Often, in the falsely intimate perception of the bulletin board, we tend to consider “Like” as a business between us and the author of the post. I’m the one who clicks it, he’ll take care of it. And it is on this narrow, just but a limited view that the tests of this period conducted by the giant intend to take us. Trying to validate the equation that if you no longer see the number of the “Like” in fact it is as if the “Like” was gone. Unfortunately, it is not (only) like this: I like it is actually the first and most important stone we distribute on the platform.

Proof of this is the fact that, by simply accessing the Settings, we are able to retrace all our actions back to the site by accessing the “Activity Log”. Where the “Like” is also scattered forever: a web of appreciations. If desired, few know it, we can remove them even after a long time. Or again, it is often thought that I like it completely free. This is not entirely true. Net of specialized agencies that often navigate the thread of legality, the “Likes” (for one or more pages that are edited) can be purchased through advertising campaigns that anyone can set up through the dedicated social media platform.

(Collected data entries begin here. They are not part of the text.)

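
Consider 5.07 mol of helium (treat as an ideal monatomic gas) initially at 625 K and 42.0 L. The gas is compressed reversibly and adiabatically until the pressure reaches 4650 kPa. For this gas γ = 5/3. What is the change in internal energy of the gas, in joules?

48500 J

P₁ = nRT₁/V₁ = 5.07×8.314×625/42.0 = 627 kPa.
Adiabatic: T₂/T₁ = (P₂/P₁)^((γ−1)/γ) ⇒ T₂ = 625×(7.41)^0.400 = 1390 K; V₂ = 12.6 L.
For an ideal gas ΔU = nCvΔT with Cv = (3/2)R = 12.5 J/(mol·K).
ΔU = 5.07×12.5×(1390−625) = 48500 J.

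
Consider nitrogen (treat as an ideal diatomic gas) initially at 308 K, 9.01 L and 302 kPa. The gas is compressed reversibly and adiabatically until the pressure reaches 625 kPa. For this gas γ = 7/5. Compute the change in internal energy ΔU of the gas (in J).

n = P₁V₁/(RT₁) = 302×9.01/(8.314×308) = 1.06 mol.
Adiabatic: T₂/T₁ = (P₂/P₁)^((γ−1)/γ) ⇒ T₂ = 308×(2.07)^0.286 = 379 K; V₂ = 5.36 L.
For an ideal gas ΔU = nCvΔT with Cv = (5/2)R = 20.8 J/(mol·K).
ΔU = 1.06×20.8×(379−308) = 1570 J.

1570 J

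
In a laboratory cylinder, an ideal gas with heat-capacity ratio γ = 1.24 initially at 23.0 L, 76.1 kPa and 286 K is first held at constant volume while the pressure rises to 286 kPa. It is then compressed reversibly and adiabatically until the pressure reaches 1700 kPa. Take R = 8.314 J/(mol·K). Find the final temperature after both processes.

n = P₁V₁/(RT₁) = 76.1×23.0/(8.314×286) = 0.736 mol.
Step 1 — Isochoric: V stays 23.0 L; P/T = const ⇒ T₂ = 1070 K, P₂ = 286 kPa.
W = 0 (no volume change).
ΔU = nCvΔT = 0.736×34.6×(1070−286) = 20100 J.
Q = ΔU = 20100 J.
State after step 1: P = 286 kPa, V = 23.0 L, T = 1070 K.
Step 2 — Adiabatic: T₂/T₁ = (P₂/P₁)^((γ−1)/γ) ⇒ T₂ = 1070×(5.94)^0.194 = 1520 K; V₂ = 5.46 L.
ΔU = nCvΔT = 0.736×34.6×(1520−1070) = 11300 J.
Q = 0 for an adiabatic process, so W = −ΔU = -11300 J.
Net over both steps: W = -11300 J, Q = 20100 J, ΔU = 31400 J.

1520 K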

In short, the “Like” is by definition the key to the ratification of our lives and to think that Facebook can renounce you with such ease is an illusion. Rather, the experiments of these months tell us of a rather more slippery attempt: to hide the total number of “Likes”, to defuse the accusations of feeding the dictatorship of optimism or who knows what other depressions and frustrations, does not mean to eliminate them from one’s DNA. Quite the opposite: it means instead recognizing, and admitting, the centrality of that element. Enough to throw it under the rug.

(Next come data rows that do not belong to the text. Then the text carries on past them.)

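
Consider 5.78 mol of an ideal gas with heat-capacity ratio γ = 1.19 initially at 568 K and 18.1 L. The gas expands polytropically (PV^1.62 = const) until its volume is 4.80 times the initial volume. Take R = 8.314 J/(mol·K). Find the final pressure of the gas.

119 kPa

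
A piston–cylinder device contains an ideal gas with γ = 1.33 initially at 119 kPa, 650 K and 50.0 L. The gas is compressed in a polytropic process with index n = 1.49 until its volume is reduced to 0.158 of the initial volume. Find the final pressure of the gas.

1860 kPa

Polytropic n=1.49: T₂ = T₁(V₁/V₂)^(n−1) = 650×(6.33)^0.49 = 1610 K; P₂ = P₁(V₁/V₂)^n = 1860 kPa.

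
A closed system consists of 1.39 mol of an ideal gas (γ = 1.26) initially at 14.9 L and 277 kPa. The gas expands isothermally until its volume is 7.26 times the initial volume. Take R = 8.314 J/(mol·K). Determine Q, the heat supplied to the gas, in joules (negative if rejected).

8180 J

T₁ = P₁V₁/(nR) = 277×14.9/(1.39×8.314) = 357 K.
Isothermal: T stays 357 K; PV = const ⇒ V₂ = 108 L, P₂ = 38.2 kPa.
ΔU = 0 (ideal gas, T constant).
W = nRT ln(V₂/V₁) = 1.39×8.314×357×ln(7.26) = 8180 J.
Q = ΔU + W = 8180 J.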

More courageous would be to finally add to the I like an exactly symmetrical button, which does the same thing and gives the public an expressive power equal to and opposite to that of the thumb: I don’t like it. A further step would be to take into account the balance between the two types of post-reaction to establish the hierarchy through which the contents are shown on the users’ message board. Think of a xenophobic or hateful content that the “thousands of Likes he has received” are always highlighted with a scandalized tone: but how many “Dislikes” would be if it were possible to click an explicit I don’t like it?